The repository variable tells Capistrano where to find your code. We used a github hosted repository.

set :user, 'USERNAME'

The above line sets the name of the user we are deploying as. For example if you are SSHing into your server with the following command ‘ssh example@192.241.555.55’ then you’d set :user to example.

set :deploy_to, "/home/#{ user }/#{ application }"

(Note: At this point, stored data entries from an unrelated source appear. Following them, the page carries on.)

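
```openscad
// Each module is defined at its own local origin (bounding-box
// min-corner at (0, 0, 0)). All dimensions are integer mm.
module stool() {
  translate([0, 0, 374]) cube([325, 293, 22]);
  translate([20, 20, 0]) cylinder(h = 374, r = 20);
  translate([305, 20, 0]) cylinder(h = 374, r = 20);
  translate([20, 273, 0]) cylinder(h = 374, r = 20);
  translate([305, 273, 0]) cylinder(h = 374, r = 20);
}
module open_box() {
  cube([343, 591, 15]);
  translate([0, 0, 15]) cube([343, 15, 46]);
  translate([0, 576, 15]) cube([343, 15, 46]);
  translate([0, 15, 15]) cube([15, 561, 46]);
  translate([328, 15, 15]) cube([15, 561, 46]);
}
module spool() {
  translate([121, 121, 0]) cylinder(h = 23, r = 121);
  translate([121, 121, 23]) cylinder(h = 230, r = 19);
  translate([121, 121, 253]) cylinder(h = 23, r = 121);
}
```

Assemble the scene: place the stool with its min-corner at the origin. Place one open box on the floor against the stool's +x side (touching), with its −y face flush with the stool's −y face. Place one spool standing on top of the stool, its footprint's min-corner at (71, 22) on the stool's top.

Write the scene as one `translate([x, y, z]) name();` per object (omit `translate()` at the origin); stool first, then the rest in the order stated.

stool();
translate([325, 0, 0]) open_box();
translate([71, 22, 396]) spool();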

This command sets the location of deployment. In the case where the the user is jsmith11 and the app name is example-app, the above code would deploy the app to ‘/home/jsmith11/example-app’ directory on the remote server.

set :use_sudo, false

The user_sudo variable tells Capistrano whether or not to prefix sudo infront of all commands. Sudo is a prefix that allows you to run programs with the security priveledges of another user (commonly used with the superuser/root). In our case we were deploying to a location that our user owned, so we set this to false.

set :scm, :git

The scm variable sets the source-code-management system, which in our case was git.

In a follow up post I will talk more about the rest of the deploy.rb file, custom tasks we ran in our HireMe app, and getting the app up and running using the ‘cap deploy’ command.